Trimaran circles the Arctic in a single season
by Sail-World Cruising roundup on 15 Oct 2010

Northern Passage - the route SW
A trimaran sailing boat has circled the North Pole in a single summer season, a feat made possible by global warming and the melting of the Arctic ice cap, the boat's international crew said this week.
Skipper Boerge Ousland chose to use a relatively modest yacht, a Corsair 31 trimaran.
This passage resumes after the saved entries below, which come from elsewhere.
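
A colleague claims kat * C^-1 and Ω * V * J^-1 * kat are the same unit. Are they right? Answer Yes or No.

No

Left side:
  kat = mol/s = s⁻¹·mol (catalytic activity).
  C = A·s = s·A (charge = current × time).
  So C⁻¹ = s⁻¹·A⁻¹.
  Combining: kat·C⁻¹ = (s⁻¹·mol) · (s⁻¹·A⁻¹) = s⁻²·A⁻¹·mol.
Right side:
  Ω = V/A (resistance = voltage per current),
      = kg·m²·s⁻³·A⁻².
  V = W/A (potential = power per current),
      = kg·m²·s⁻³·A⁻¹.
  J = N·m (work = force × distance),
      = kg·m²·s⁻².
  So J⁻¹ = kg⁻¹·m⁻²·s².
  kat = mol/s = s⁻¹·mol (catalytic activity).
  Combining: Ω·V·J⁻¹·kat = (kg·m²·s⁻³·A⁻²) · (kg·m²·s⁻³·A⁻¹) · (kg⁻¹·m⁻²·s²) · (s⁻¹·mol) = kg·m²·s⁻⁵·A⁻³·mol.
Left is s⁻²·A⁻¹·mol; right is kg·m²·s⁻⁵·A⁻³·mol — different.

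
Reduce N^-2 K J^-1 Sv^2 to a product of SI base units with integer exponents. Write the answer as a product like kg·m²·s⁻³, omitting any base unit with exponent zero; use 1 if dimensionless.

kg⁻³·s²·K

N = kg·m·s⁻².
So N⁻² = kg⁻²·m⁻²·s⁴.
J = kg·m²·s⁻².
So J⁻¹ = kg⁻¹·m⁻²·s².
Sv = m²·s⁻².
So Sv² = m⁴·s⁻⁴.
Combining: N⁻²·K·J⁻¹·Sv² = (kg⁻²·m⁻²·s⁴) · K · (kg⁻¹·m⁻²·s²) · (m⁴·s⁻⁴) = kg⁻³·s²·K.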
The lightness and the manoeuvrability of this multihull craft enabled the sailors to thread their way between the icebergs, to sail where other heavier and more keeled yachts (Corsair 31 has a draught of only 40 cm) couldn't go, and to draw the boat on to ground when the need arose.
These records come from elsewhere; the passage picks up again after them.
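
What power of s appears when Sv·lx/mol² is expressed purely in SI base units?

-2

Sv = J/kg (equivalent dose = energy per mass),
    = m²·s⁻².
lx = lm/m² (illuminance = luminous flux per area),
    = m⁻²·cd.
Combining: Sv·mol⁻²·lx = (m²·s⁻²) · mol⁻² · (m⁻²·cd) = s⁻²·mol⁻²·cd.
The exponent of s is -2.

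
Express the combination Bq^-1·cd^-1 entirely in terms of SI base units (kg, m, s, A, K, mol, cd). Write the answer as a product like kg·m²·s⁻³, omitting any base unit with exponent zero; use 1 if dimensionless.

s·cd⁻¹

Bq = s⁻¹.
So Bq⁻¹ = s.
Combining: Bq⁻¹·cd⁻¹ = s · cd⁻¹ = s·cd⁻¹.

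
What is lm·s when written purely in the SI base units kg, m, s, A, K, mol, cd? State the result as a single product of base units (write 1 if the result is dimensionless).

s·cd

lm = cd.
Combining: lm·s = cd · s = s·cd.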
The trimaran was delivered to Ousland in August 2009. Since then, the Norwegian explorer made endless tests in the Arctic water close or not so close to his home in preparation for the voyage.
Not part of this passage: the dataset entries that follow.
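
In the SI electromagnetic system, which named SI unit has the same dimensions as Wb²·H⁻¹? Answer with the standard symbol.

J

Wb = V·s (flux: a volt is a weber per second),
    = kg·m²·s⁻²·A⁻¹.
So Wb² = kg²·m⁴·s⁻⁴·A⁻².
H = Wb/A (inductance = flux per current),
    = kg·m²·s⁻²·A⁻².
So H⁻¹ = kg⁻¹·m⁻²·s²·A².
Combining: Wb²·H⁻¹ = (kg²·m⁴·s⁻⁴·A⁻²) · (kg⁻¹·m⁻²·s²·A²) = kg·m²·s⁻².
kg·m²·s⁻² is the base-SI form of the joule.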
The 'Northern Passage' left the western Norwegian port of Bergen at the end of June and was expected to arrive back there Thursday after first sailing the northern passage off Russia and then the northwestern passage off Canada.
Just a few years ago, the trip would have been impossible to complete so quickly due to the polar ice. Following in the wake of the Russian ship 'Peter I,' which sailed a similar route at almost the same time, the Norwegian trimaran is the second vessel to ever complete the mythical voyage in the space of a single Arctic summer.
'Less than 10 years ago the first steel-hulled sailboat managed to get through just one of the passages, and 100 years ago, a circumnavigation would have taken six years,' the 'Northern Passage' crew said in a statement.
'This is a clear indication that climate change affects the Arctic,' it added.
The crew comprises two permanent Norwegian members, explorer Boerge Ousland and navigator Thorleif Thorleifsson, and a rotation of one other Norwegian, two Frenchmen, one Russian and one from Dubai.